Pur senza una grande chiglia sono riuscite a arrivare fino al Giappone ma, sorpresi da un tifone catalogabile 4 o 5 nella scala Saffir-Simpson, che ne comprende al massimo 5, dovettero mettere le vele a favore del vento, che le trascinò verso Takashima, dove affondarono. La nostra professionalità per ritrovarle è stata fondamentale, perché l’archeologia in Giappone si è sviluppata solo a partire dagli anni ‘70 e ‘80 e quella subacquea ancora meno.
Momenti di indagini della zavorra della nave di Yamami
L’Italia ha giocato un ruolo decisivo nell’importazione delle competenze acquisite in quasi un secolo, sia dal punto di vista della metodologia vera e propria, sia nell’applicazione di nuove tecnologie ai fini scientifici e della fruizione turistica”.
Momenti di indagini della zavorra della nave di Yamami
Dalla zavorra della nave di Yamami affiorano numerosissimi reperti
Presto sarà possibile visitare virtualmente i reperti in fondo al mare con telecamere a frizione remota, guardando le immagini dalla sala predisposta nel museo o dal proprio computer”. Per rafforzare l’importanza del sito archeologico di Takashima lo stesso è stato dichiarato nel 2011 Parco Archeologico Sommerso Patrimonio Nazionale, il primo in assoluto nell’arcipelago giapponese. Per saperne di più, il sito www.iriae.com è prodigo di notizie e filmati.

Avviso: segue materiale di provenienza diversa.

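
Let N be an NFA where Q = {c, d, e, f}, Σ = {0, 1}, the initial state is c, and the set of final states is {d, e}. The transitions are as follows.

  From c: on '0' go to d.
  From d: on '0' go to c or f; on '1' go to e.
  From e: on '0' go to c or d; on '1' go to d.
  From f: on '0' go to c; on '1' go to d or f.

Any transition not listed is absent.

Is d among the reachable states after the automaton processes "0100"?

Yes

Start in {c}.
Read '0': {c} → {d}.
Read '1': {d} → {e}.
Read '0': {e} → {c, d}.
Read '0': {c, d} → {c, d, f}.
State d is in {c, d, f}.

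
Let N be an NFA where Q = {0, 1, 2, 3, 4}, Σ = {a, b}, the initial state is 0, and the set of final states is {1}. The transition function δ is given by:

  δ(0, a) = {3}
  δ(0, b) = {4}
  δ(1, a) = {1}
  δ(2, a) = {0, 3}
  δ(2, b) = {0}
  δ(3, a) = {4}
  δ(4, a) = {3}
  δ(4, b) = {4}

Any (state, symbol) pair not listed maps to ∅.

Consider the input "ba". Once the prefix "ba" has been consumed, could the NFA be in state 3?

Start in {0}.
Read 'b': {0} → {4}.
Read 'a': {4} → {3}.
State 3 is in {3}.

Yes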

Note: L’area in cui sono stati effettuati la maggioranza dei ritrovamenti è stata nominata dalla prefettura di Nagasaki Underwater Archaeological Site – National Heritage. L’insieme dei risultati raggiunti è disponibile e descritto con informazioni più precise sul sito dell’International Research Institute for Archaeology and Ethnology. A questa ricerca è dedicato un articolo di Marco Merola, giornalista che ha personalmente seguito le varie spedizioni, uscito sul numero di BBC History.